Graduated Deployment: Rather than attempting comprehensive automation immediately, Kevin recommends starting with specific, high-ROI use cases and expanding gradually. One retail customer began with a single use case that delivered "four times the ROI of what we promised them," which built confidence for additional deployments.
AI-Powered Evaluation: Leaping AI is developing AI systems to analyze call performance automatically, identifying what went well and what needs improvement without manual review of hundreds of calls.
Setting Realistic Expectations
Kevin's consulting background taught him the importance of managing expectations. Early in Leaping AI's development, he made the mistake of promising 80% automation rates across all use cases. "While we've hit 80% in some use cases, it has not been across the board," he admits.
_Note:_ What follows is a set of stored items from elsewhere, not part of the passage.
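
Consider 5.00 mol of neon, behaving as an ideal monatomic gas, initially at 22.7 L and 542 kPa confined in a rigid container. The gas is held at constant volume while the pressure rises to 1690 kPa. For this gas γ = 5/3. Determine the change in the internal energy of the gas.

T₁ = P₁V₁/(nR) = 542×22.7/(5.00×8.314) = 296 K.
Isochoric: V stays 22.7 L; P/T = const ⇒ T₂ = 923 K, P₂ = 1690 kPa.
For an ideal gas ΔU = nCvΔT with Cv = (3/2)R = 12.5 J/(mol·K).
ΔU = 5.00×12.5×(923−296) = 39100 J.

39100 J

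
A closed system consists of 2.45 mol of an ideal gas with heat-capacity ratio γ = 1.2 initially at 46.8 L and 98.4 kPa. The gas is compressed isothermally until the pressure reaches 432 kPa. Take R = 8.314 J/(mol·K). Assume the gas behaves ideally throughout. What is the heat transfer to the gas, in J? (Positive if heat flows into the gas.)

T₁ = P₁V₁/(nR) = 98.4×46.8/(2.45×8.314) = 226 K.
Isothermal: T stays 226 K; PV = const ⇒ V₂ = 10.7 L, P₂ = 432 kPa.
ΔU = 0 (ideal gas, T constant).
W = nRT ln(V₂/V₁) = 2.45×8.314×226×ln(0.228) = -6810 J.
Q = ΔU + W = -6810 J.

-6810 J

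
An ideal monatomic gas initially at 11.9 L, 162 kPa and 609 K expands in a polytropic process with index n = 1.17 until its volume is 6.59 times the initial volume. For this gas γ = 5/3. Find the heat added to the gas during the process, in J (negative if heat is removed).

2320 J

n = P₁V₁/(RT₁) = 162×11.9/(8.314×609) = 0.381 mol.
Polytropic n=1.17: T₂ = T₁(V₁/V₂)^(n−1) = 609×(0.152)^0.17 = 442 K; P₂ = P₁(V₁/V₂)^n = 17.8 kPa.
W = (P₁V₁−P₂V₂)/(n−1) = (162×11.9−17.8×78.4)/0.17 = 3110 J.
ΔU = nCvΔT = 0.381×12.5×(442−609) = -793 J.
Q = ΔU + W = 2320 J.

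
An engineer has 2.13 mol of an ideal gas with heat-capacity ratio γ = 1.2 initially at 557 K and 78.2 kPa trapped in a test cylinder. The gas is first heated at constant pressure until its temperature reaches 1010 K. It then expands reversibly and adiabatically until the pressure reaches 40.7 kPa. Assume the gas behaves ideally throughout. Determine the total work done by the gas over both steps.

17200 J

V₁ = nRT₁/P₁ = 2.13×8.314×557/78.2 = 126 L.
Step 1 — Isobaric: P stays 78.2 kPa; V/T = const ⇒ T₂ = 1010 K, V₂ = 229 L.
W = PΔV = 78.2×(229−126) kPa·L = 8020 J.
ΔU = nCvΔT = 2.13×41.6×(1010−557) = 40100 J.
Q = ΔU + W = nCpΔT = 48100 J.
State after step 1: P = 78.2 kPa, V = 229 L, T = 1010 K.
Step 2 — Adiabatic: T₂/T₁ = (P₂/P₁)^((γ−1)/γ) ⇒ T₂ = 1010×(0.520)^0.167 = 906 K; V₂ = 394 L.
ΔU = nCvΔT = 2.13×41.6×(906−1010) = -9220 J.
Q = 0 for an adiabatic process, so W = −ΔU = 9220 J.
Net over both steps: W = 17200 J, Q = 48100 J, ΔU = 30900 J.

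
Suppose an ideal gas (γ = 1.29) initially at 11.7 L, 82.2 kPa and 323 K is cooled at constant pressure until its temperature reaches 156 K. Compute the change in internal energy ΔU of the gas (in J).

-1710 J

n = P₁V₁/(RT₁) = 82.2×11.7/(8.314×323) = 0.358 mol.
Isobaric: P stays 82.2 kPa; V/T = const ⇒ T₂ = 156 K, V₂ = 5.65 L.
For an ideal gas ΔU = nCvΔT with Cv = R/(γ−1) = 28.7 J/(mol·K).
ΔU = 0.358×28.7×(156−323) = -1710 J.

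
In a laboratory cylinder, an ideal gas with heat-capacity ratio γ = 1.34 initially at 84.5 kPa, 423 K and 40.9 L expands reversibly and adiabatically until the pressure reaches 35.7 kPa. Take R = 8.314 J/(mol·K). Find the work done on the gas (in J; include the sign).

-2000 J

n = P₁V₁/(RT₁) = 84.5×40.9/(8.314×423) = 0.983 mol.
Adiabatic: T₂/T₁ = (P₂/P₁)^((γ−1)/γ) ⇒ T₂ = 423×(0.422)^0.254 = 340 K; V₂ = 77.8 L.
ΔU = nCvΔT = 0.983×24.5×(340−423) = -2000 J.
Q = 0 for an adiabatic process, so W = −ΔU = 2000 J.
Work done on the gas = −W_by = -2000 J.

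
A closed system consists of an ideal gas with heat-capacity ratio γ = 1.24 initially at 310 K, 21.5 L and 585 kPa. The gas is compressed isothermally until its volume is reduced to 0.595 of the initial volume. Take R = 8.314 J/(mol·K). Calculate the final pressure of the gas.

Isothermal: T stays 310 K; PV = const ⇒ V₂ = 12.8 L, P₂ = 983 kPa.

983 kPa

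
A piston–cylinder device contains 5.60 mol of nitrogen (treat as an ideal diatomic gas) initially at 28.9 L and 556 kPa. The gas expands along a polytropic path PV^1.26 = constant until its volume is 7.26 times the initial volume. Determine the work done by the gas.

24900 J

T₁ = P₁V₁/(nR) = 556×28.9/(5.60×8.314) = 345 K.
Polytropic n=1.26: T₂ = T₁(V₁/V₂)^(n−1) = 345×(0.138)^0.26 = 206 K; P₂ = P₁(V₁/V₂)^n = 45.7 kPa.
W = (P₁V₁−P₂V₂)/(n−1) = (556×28.9−45.7×210)/0.26 = 24900 J.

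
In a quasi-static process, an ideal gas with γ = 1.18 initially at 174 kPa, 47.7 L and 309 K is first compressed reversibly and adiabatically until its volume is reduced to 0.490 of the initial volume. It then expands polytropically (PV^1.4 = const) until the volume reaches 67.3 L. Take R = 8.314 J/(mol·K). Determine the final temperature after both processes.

n = P₁V₁/(RT₁) = 174×47.7/(8.314×309) = 3.23 mol.
Step 1 — Adiabatic: TV^(γ−1) = const ⇒ T₂ = 309×(2.04)^0.180 = 351 K; PV^γ = const ⇒ P₂ = 404 kPa.
ΔU = nCvΔT = 3.23×46.2×(351−309) = 6320 J.
Q = 0 for an adiabatic process, so W = −ΔU = -6320 J.
State after step 1: P = 404 kPa, V = 23.4 L, T = 351 K.
Step 2 — Polytropic n=1.4: T₂ = T₁(V₁/V₂)^(n−1) = 351×(0.347)^0.40 = 230 K; P₂ = P₁(V₁/V₂)^n = 91.9 kPa.
W = (P₁V₁−P₂V₂)/(n−1) = (404×23.4−91.9×67.3)/0.40 = 8140 J.
ΔU = nCvΔT = 3.23×46.2×(230−351) = -18100 J.
Q = ΔU + W = -9950 J.
Net over both steps: W = 1820 J, Q = -9950 J, ΔU = -11800 J.

230 K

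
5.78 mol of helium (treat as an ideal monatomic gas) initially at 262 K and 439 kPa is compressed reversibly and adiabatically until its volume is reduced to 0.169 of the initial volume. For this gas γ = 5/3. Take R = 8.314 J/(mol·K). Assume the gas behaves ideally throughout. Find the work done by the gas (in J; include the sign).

V₁ = nRT₁/P₁ = 5.78×8.314×262/439 = 28.7 L.
Adiabatic: TV^(γ−1) = const ⇒ T₂ = 262×(5.92)^0.667 = 857 K; PV^γ = const ⇒ P₂ = 8500 kPa.
ΔU = nCvΔT = 5.78×12.5×(857−262) = 42900 J.
Q = 0 for an adiabatic process, so W = −ΔU = -42900 J.

-42900 J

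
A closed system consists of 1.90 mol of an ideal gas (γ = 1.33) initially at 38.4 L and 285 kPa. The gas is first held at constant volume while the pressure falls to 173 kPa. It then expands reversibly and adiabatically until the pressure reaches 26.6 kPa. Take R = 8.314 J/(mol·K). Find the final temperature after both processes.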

Now, Leaping AI sets more conservative expectations: "We're telling them, hey, we are pretty confident we can automate 40 to 50% of... your calls. But even those that are not able to be automated, will still categorize the issue and we will put that into your Zendesk system."
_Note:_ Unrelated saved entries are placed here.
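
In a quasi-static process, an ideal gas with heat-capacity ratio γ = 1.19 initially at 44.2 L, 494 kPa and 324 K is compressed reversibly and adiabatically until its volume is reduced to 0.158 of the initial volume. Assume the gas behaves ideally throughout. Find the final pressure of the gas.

4440 kPa

Adiabatic: TV^(γ−1) = const ⇒ T₂ = 324×(6.33)^0.190 = 460 K; PV^γ = const ⇒ P₂ = 4440 kPa.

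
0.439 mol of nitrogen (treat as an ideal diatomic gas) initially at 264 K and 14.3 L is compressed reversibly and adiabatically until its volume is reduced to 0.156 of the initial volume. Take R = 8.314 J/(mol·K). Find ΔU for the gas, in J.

2660 J

P₁ = nRT₁/V₁ = 0.439×8.314×264/14.3 = 67.4 kPa.
Adiabatic: TV^(γ−1) = const ⇒ T₂ = 264×(6.41)^0.400 = 555 K; PV^γ = const ⇒ P₂ = 908 kPa.
For an ideal gas ΔU = nCvΔT with Cv = (5/2)R = 20.8 J/(mol·K).
ΔU = 0.439×20.8×(555−264) = 2660 J.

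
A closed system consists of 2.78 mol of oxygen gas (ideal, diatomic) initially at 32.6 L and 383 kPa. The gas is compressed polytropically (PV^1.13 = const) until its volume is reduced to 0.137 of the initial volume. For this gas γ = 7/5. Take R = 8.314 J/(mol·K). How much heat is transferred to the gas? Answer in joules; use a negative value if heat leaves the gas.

-19100 J

T₁ = P₁V₁/(nR) = 383×32.6/(2.78×8.314) = 540 K.
Polytropic n=1.13: T₂ = T₁(V₁/V₂)^(n−1) = 540×(7.30)^0.13 = 700 K; P₂ = P₁(V₁/V₂)^n = 3620 kPa.
W = (P₁V₁−P₂V₂)/(n−1) = (383×32.6−3620×4.47)/0.13 = -28300 J.
ΔU = nCvΔT = 2.78×20.8×(700−540) = 9200 J.
Q = ΔU + W = -19100 J.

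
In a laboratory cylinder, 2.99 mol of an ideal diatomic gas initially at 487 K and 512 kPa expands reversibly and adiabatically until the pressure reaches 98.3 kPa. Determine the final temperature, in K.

V₁ = nRT₁/P₁ = 2.99×8.314×487/512 = 23.6 L.
Adiabatic: T₂/T₁ = (P₂/P₁)^((γ−1)/γ) ⇒ T₂ = 487×(0.192)^0.286 = 304 K; V₂ = 76.9 L.

304 K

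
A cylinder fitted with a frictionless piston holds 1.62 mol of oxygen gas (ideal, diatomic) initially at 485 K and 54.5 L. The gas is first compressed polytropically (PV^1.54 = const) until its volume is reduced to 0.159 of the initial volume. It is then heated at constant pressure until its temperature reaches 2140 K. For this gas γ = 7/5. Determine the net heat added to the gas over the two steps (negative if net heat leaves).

P₁ = nRT₁/V₁ = 1.62×8.314×485/54.5 = 120 kPa.
Step 1 — Polytropic n=1.54: T₂ = T₁(V₁/V₂)^(n−1) = 485×(6.29)^0.54 = 1310 K; P₂ = P₁(V₁/V₂)^n = 2030 kPa.
W = (P₁V₁−P₂V₂)/(n−1) = (120×54.5−2030×8.67)/0.54 = -20600 J.
ΔU = nCvΔT = 1.62×20.8×(1310−485) = 27800 J.
Q = ΔU + W = 7190 J.
State after step 1: P = 2030 kPa, V = 8.67 L, T = 1310 K.
Step 2 — Isobaric: P stays 2030 kPa; V/T = const ⇒ T₂ = 2140 K, V₂ = 14.2 L.
W = PΔV = 2030×(14.2−8.67) kPa·L = 11200 J.
ΔU = nCvΔT = 1.62×20.8×(2140−1310) = 28000 J.
Q = ΔU + W = nCpΔT = 39200 J.
Net over both steps: W = -9370 J, Q = 46400 J, ΔU = 55700 J.

46400 J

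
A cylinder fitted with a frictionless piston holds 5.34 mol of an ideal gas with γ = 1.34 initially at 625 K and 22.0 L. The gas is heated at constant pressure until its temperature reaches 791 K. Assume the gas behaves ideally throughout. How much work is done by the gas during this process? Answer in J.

7370 J

P₁ = nRT₁/V₁ = 5.34×8.314×625/22.0 = 1260 kPa.
Isobaric: P stays 1260 kPa; V/T = const ⇒ T₂ = 791 K, V₂ = 27.8 L.
W = PΔV = 1260×(27.8−22.0) kPa·L = 7370 J.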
This approach recognizes that even partial automation can deliver significant value when combined with improved triaging and case management.
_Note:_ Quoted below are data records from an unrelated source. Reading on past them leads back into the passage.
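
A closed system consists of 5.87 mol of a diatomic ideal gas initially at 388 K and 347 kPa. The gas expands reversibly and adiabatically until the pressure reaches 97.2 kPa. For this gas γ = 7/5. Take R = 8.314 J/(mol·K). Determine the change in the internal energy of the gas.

V₁ = nRT₁/P₁ = 5.87×8.314×388/347 = 54.6 L.
Adiabatic: T₂/T₁ = (P₂/P₁)^((γ−1)/γ) ⇒ T₂ = 388×(0.280)^0.286 = 270 K; V₂ = 135 L.
For an ideal gas ΔU = nCvΔT with Cv = (5/2)R = 20.8 J/(mol·K).
ΔU = 5.87×20.8×(270−388) = -14400 J.

-14400 J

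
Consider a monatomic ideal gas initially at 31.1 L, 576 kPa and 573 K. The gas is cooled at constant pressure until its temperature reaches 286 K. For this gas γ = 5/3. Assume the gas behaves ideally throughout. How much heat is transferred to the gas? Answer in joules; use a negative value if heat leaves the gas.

-22400 J

n = P₁V₁/(RT₁) = 576×31.1/(8.314×573) = 3.76 mol.
Isobaric: P stays 576 kPa; V/T = const ⇒ T₂ = 286 K, V₂ = 15.5 L.
W = PΔV = 576×(15.5−31.1) kPa·L = -8970 J.
ΔU = nCvΔT = 3.76×12.5×(286−573) = -13500 J.
Q = ΔU + W = nCpΔT = -22400 J.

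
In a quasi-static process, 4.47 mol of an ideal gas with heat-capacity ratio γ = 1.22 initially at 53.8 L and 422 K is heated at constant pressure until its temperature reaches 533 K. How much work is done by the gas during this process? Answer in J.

P₁ = nRT₁/V₁ = 4.47×8.314×422/53.8 = 292 kPa.
Isobaric: P stays 292 kPa; V/T = const ⇒ T₂ = 533 K, V₂ = 68.0 L.
W = PΔV = 292×(68.0−53.8) kPa·L = 4130 J.

4130 J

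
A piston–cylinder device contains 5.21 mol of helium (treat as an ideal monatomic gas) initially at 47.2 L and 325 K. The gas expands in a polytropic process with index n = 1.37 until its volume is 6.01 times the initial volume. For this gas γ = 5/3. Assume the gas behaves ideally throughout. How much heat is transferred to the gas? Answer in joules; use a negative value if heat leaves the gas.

8210 J

P₁ = nRT₁/V₁ = 5.21×8.314×325/47.2 = 298 kPa.
Polytropic n=1.37: T₂ = T₁(V₁/V₂)^(n−1) = 325×(0.166)^0.37 = 167 K; P₂ = P₁(V₁/V₂)^n = 25.6 kPa.
W = (P₁V₁−P₂V₂)/(n−1) = (298×47.2−25.6×284)/0.37 = 18500 J.
ΔU = nCvΔT = 5.21×12.5×(167−325) = -10200 J.
Q = ΔU + W = 8210 J.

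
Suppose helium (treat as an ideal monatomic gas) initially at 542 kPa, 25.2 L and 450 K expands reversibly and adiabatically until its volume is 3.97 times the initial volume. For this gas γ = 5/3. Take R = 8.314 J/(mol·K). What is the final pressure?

Adiabatic: TV^(γ−1) = const ⇒ T₂ = 450×(0.252)^0.667 = 179 K; PV^γ = const ⇒ P₂ = 54.5 kPa.

54.5 kPa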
The Future of Enterprise Voice AI
Looking ahead, Kevin identifies two key areas of excitement:
Model Improvements: "A lot of the problems we're seeing is like lack of instruction following, not able to do math," Kevin notes. Better foundational models would reduce the need for complex workarounds and hybrid architectures.
Market Consolidation: Kevin anticipates opportunities for voice AI companies to expand into adjacent areas, potentially offering comprehensive call center solutions rather than requiring integration with legacy systems.
The vision is ambitious: "If a customer comes in, they want like efficient call center operations. You just go to one vendor, which hopefully at some point is leaping AI instead of having, you know, another vendor that they have to integrate leaping AI into."
Key Takeaways for Enterprise Voice AI
Kevin's insights from Leaping AI's enterprise deployments offer several important lessons:
Scale Matters: Voice AI economics work best for larger operations (500+ calls, 20+ agents)
Hybrid Approaches Win: Combine LLMs with deterministic systems for reliability
Plan for 80% Post-Deployment Work: Optimization, not initial setup, consumes most resources
Organizational Commitment Required: Success demands cross-functional coordination and dedicated management
Start Specific, Then Expand: Begin with high-ROI use cases before attempting comprehensive automation
Realistic Expectations Enable Success: Under-promise and over-deliver to build customer confidence
Continuous Evaluation Essential: AI-powered analysis can scale quality management
As voice AI continues maturing from hype to practical deployment, Kevin's experience with Leaping AI demonstrates that success requires not just technical sophistication but also realistic planning, organizational commitment, and a deep understanding of enterprise customer needs. The companies that thrive will be those that can bridge the gap between AI capabilities and business realities, delivering tangible value while managing the inherent complexities of deploying conversational AI at scale.